Awaiting your reply,
Martin Leon King

Dear Martin,
I share your concern, and suggest by way of remedy that we raise funds to commission a self-portrait from Gunter Von Hagens.

Those of us who cling to the antiquated standards of Western high culture have “fought the long defeat”, like Tolkien’s Elves. Western music (The Ring and the remnants of the West, Jan 11, 2003) is a journey with a goal, in which even the most peculiar effects are subordinate to the overall goal. Western visual art subordinates the objects of the visual world to composition in perspective. The ideal form of this journey, I believe, was the Christian soul’s journey toward salvation. Western art therefore is Christian art. Art could not do without Christianity, whence it drew its mission of creating the illusion of a goal, any more than Christianity could do without art. Whereas Judaism began with a people and became a congregation, Christianity began with a congregation and continuously attempts to become a people. The actual “people of Christ”, the “Church Visible”, never embodies this ideal; one must imagine (as the Catholic Church always did) the existence of a “Church Invisible”, composed of the true saints.

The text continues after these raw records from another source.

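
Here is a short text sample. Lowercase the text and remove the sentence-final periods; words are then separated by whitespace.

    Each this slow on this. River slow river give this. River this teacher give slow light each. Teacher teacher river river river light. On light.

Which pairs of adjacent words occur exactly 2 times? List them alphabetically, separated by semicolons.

Bigram counts meeting the condition (exactly 2 times):
  river river: 2
  this river: 2

river river; this river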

Unlike the Jews, whose sense of immortality is rooted in their physical continuity, Christians must imagine a future whose existence is a matter of faith, on a perpetual journey whose goal is forever hidden in the mists. The task of Christian art – the goal-oriented tonal motion of Western music, the composition of painting in perspective, the vaults of the cathedral rising toward heaven according to the divine proportion – is to provide the believer with a mirage of that goal. That is another idea I have poached from Rosenzweig. European art, I surmise, died along with European Christianity. Classical music is removed enough from its original motivation to find a home in exile, for example in Asia. For Western visual art, I no longer have any hope.
Spengler

Dear Spengler,
I assume you’re based out of Asia, or at least are well aware of it, and you probably know that Hinduism also has many rituals to do with pollution and daily ablutions. In many ways, these rituals are what ordinary Hindus associate with Hinduism, rather than any esoteric philosophical aspects. But this has not stopped Hindus from maintaining a rational sphere: democracy, a secular system of law, and free enterprise more recently, etc. It’s hard to see why Islamic countries are having so much trouble agreeing on a minimal common set of social expectations.
Jon Sreekanth

Dear Jon,
It is hard to characterize Hinduism as a single religion. In contrast to the colorful polytheism of its popular expressions, its elite always has displayed great depth and sophistication, not to mention adaptability, as demonstrated by the great success of Hindus in all the quantitative disciplines, and more recently in English literature. The great concerns of Hindu thinkers, that is, are quite different from those of Ayatollah al-Sistani, as you may verify by visiting his excellent website. It also is true that uneducated Hindus are capable of appalling behavior. More important than the superficial resemblance among purification rituals is each religion’s concept of imitation of God. Sanskrit scripture conveys a radically different view of how one should walk in the footsteps of the divine than does Islam – and that is a long tale for another occasion.